A criatividade é talvez o nosso maior ativo. Hoje em dia é trivial, se você tiver acesso aos recursos computacionais, treinar um sistema que mimetize a linguagem humana, passando inclusive no teste de Turing. Mas ainda estamos longe de modelar a criatividade. É por isso que eu acredito neste futuro simbiótico que eu mencionei. É necessário lembrar sempre que na relação humano / computadores, a inteligência é uma propriedade nossa! É algo que vem sendo aprimorado pelo universo, pela evolução e pelo processo civilizatório ao longo de milênios.
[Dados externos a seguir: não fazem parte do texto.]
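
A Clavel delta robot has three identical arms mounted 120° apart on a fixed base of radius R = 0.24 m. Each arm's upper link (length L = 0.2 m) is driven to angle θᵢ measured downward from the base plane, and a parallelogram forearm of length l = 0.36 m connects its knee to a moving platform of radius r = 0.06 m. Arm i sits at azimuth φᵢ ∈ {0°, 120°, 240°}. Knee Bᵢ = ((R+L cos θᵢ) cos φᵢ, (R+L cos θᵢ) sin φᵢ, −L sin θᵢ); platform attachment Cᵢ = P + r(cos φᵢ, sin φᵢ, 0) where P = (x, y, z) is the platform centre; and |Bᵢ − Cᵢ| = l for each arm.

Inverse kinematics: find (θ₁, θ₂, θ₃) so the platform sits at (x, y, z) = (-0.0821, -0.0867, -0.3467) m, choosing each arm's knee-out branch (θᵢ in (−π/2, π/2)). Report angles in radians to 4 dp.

φ1=0.0° → target in arm frame (-0.0821, -0.0867)
  e−x'=0.2621;  (l²−L²−(e−x')²−y'²−z²)/2L = -0.2670
  √(A²+B²)=0.4346;  θ1 = -0.9235+2.2324 ≈ 1.3090
φ2=120.0° → target in arm frame (-0.0340, 0.1145)
  e−x'=0.2140;  (l²−L²−(e−x')²−y'²−z²)/2L = -0.2238
  θ2 = atan2(B,A) + arccos(C/0.4074) = 1.1345
arm 3 (φ=240.0°): x'=0.1161, y'=-0.0278
  e−x'=0.0639;  (l²−L²−(e−x')²−y'²−z²)/2L = -0.0886
  θ3 = atan2(B,A) + arccos(C/0.3525) = 0.4363

θ₁ = 1.3090, θ₂ = 1.1345, θ₃ = 0.4363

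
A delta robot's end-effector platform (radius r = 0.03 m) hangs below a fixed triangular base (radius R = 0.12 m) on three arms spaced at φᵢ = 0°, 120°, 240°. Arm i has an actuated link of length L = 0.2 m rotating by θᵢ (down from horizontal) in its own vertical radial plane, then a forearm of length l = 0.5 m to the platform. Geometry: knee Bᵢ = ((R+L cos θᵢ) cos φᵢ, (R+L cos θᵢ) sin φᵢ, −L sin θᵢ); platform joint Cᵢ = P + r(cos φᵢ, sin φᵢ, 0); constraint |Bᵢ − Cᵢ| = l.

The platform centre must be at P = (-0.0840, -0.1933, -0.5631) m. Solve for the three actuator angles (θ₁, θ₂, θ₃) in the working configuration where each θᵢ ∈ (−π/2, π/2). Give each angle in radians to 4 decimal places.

θ₁ = 1.1345, θ₂ = 1.2217, θ₃ = 0.3490

rotate P by −φ1: (-0.0840, -0.1933, -0.5631)
  A cos θ + B sin θ = C:  0.1740·cos θ + -0.5631·sin θ = -0.4368
  √(A²+B²)=0.5894;  θ1 = -1.2711+2.4056 ≈ 1.1345
φ2=120.0° → target in arm frame (-0.1254, 0.1694)
  e−x'=0.2154;  (l²−L²−(e−x')²−y'²−z²)/2L = -0.4554
  √(A²+B²)=0.6029;  θ2 = -1.2054+2.4271 ≈ 1.2217
φ3=240.0° → target in arm frame (0.2094, 0.0239)
  A=-0.1194, B=-0.5631, C=(l²−L²−A²−y'²−z²)/(2L)=-0.3048
  √(A²+B²)=0.5756;  θ3 = -1.7797+2.1288 ≈ 0.3490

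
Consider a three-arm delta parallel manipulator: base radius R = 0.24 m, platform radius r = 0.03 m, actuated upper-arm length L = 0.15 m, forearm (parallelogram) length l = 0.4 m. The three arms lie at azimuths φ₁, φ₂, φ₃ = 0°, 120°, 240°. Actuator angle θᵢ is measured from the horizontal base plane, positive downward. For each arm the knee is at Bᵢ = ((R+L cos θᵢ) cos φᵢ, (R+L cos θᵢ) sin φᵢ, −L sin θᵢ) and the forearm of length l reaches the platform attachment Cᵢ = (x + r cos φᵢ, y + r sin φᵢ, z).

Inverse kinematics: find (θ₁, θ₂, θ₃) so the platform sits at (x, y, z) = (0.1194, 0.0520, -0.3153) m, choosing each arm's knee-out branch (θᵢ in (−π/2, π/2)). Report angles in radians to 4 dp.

θ₁ = 0.0001, θ₂ = 0.8726, θ₃ = 1.3093

arm 1 (φ=0.0°): x'=0.1194, y'=0.0520
  A cos θ + B sin θ = C:  0.0906·cos θ + -0.3153·sin θ = 0.0906
  √(A²+B²)=0.3281;  θ1 = -1.2910+1.2911 ≈ 0.0001
rotate P by −φ2: (-0.0147, -0.1294, -0.3153)
  A cos θ + B sin θ = C:  0.2247·cos θ + -0.3153·sin θ = -0.0971
  γ=atan2(-0.3153,0.2247)=-0.9517;  ψ=arccos(-0.2508)=1.8243;  θ2=γ+ψ≈0.8726
arm 3 (φ=240.0°): x'=-0.1047, y'=0.0774
  e−x'=0.3147;  (l²−L²−(e−x')²−y'²−z²)/2L = -0.2232
  γ=atan2(-0.3153,0.3147)=-0.7863;  ψ=arccos(-0.5010)=2.0956;  θ3=γ+ψ≈1.3093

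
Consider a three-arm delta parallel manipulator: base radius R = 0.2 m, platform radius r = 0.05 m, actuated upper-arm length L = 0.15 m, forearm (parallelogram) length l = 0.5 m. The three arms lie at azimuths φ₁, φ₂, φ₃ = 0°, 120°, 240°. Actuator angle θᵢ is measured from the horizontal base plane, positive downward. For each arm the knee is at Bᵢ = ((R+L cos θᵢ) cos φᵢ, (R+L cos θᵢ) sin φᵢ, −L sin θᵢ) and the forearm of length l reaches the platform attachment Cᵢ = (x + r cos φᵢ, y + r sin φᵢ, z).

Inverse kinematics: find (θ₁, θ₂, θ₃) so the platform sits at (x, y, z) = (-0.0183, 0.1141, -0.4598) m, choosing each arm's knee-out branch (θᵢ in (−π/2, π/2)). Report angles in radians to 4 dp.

θ₁ = 0.5237, θ₂ = -0.0001, θ₃ = 0.7852

rotate P by −φ1: (-0.0183, 0.1141, -0.4598)
  A=0.1683, B=-0.4598, C=(l²−L²−A²−y'²−z²)/(2L)=-0.0842
  √(A²+B²)=0.4896;  θ1 = -1.2199+1.7436 ≈ 0.5237
φ2=120.0° → target in arm frame (0.1080, -0.0412)
  A=0.0420, B=-0.4598, C=(l²−L²−A²−y'²−z²)/(2L)=0.0421
  θ2 = atan2(B,A) + arccos(C/0.4617) = -0.0001
φ3=240.0° → target in arm frame (-0.0897, -0.0729)
  A=0.2397, B=-0.4598, C=(l²−L²−A²−y'²−z²)/(2L)=-0.1556
  √(A²+B²)=0.5185;  θ3 = -1.0903+1.8755 ≈ 0.7852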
Para mim, Inteligência Artificial, em qualquer formato, só faz sentido se nós e o planeta estiverem no centro, levando em conta nossa inteligência e criatividade.



Aproveite para deixar um recado final para o público da Revista BH in Press que gosta de acompanhar o mercado da economia criativa em Belo Horizonte. Muito obrigado por participar desse bate papo.

 

Eu quero agradecer muito o espaço, e finalizar dizendo que a economia criativa representa um grande potencial não apenas econômico, mas também imaterial, e que o Brasil é e continuará sendo um dos grandes celeiros de criatividade global. Depois de muitos anos vivendo, trabalhando e pesquisando na Europa eu sinto um chamado para me voltar de novo para o Brasil, um país com um potencial gigantesco. E a Espaçonave Tupi é um veículo para esta viagem de volta as minhas origens.


Em termos de Inteligência Artificial e criatividade, eu aconselho as pessoas a tentarem entender o que realmente é Inteligência Artificial, já que este é um caminho sem volta e precisamos de uma massa crítica que nos ajude a pensar, formatar e criar este futuro simbiótico.